I've been trying to dump all of the imported API function calls for a set of PE files.
I have noticed that the majority of the PE files have a set of "weird" looking import functions. These are greatly increasing my number of unique function calls, even though I feel like alot of them are the same function calls.
Upon further research, I found out this is due to name-mangling and I am currently looking for a solution to be able to get the original function call names (in the sense that its a bit more readable and perhaps this could reduce my number of unique function calls) in Python if its possible rather than in C++.

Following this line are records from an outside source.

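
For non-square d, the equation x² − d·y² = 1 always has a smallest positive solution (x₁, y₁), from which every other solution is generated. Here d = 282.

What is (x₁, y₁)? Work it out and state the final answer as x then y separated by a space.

2351 140

√282 → a₀=16, period (1,3,1,4,1,3,1,32); ℓ=8 even so k=7
step 0: (16, 1)  from 16·(1,0) + (0,1)
…
step 3: (84, 5)  from 1·(67,4) + (17,1)
…
step 6: (1864, 111)  from 3·(487,29) + (403,24)
step 7: (2351, 140)  from 1·(1864,111) + (487,29)
fundamental: x₁=2351, y₁=140  (since 5527201 − 282·19600 = 1)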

Some examples of what I'm getting:
?underflow@?$basic_streambuf@DU?$char_traits@D@std@@@std@@MAEHXZ
?setbuf@?$basic_streambuf@DU?$char_traits@D@std@@@std@@MAEPAV12@PAD_J@Z
??0exception@@QAE@ABQBD@Z
??0exception@@QAE@ABQBDH@Z
??0exception@@QAE@ABV0@@Z
??1exception@@UAE@XZ
versus
RegDeleteValueW
RegEnumKeyExW
RegCloseKey
RegQueryValueExW
RegSetValueExW
Demangling C++ symbols is not easy in general. There are various "styles" and other complexities.
One option is to use command line tool. On Windows it is undname, on *nix you can use nm
, demangle
, c++filt
and other utilities.
Another option is to try to use compiler code that implements demangling. LLVM, for instance, has built-in Itanium ABI demangler. There should something like that for GCC too.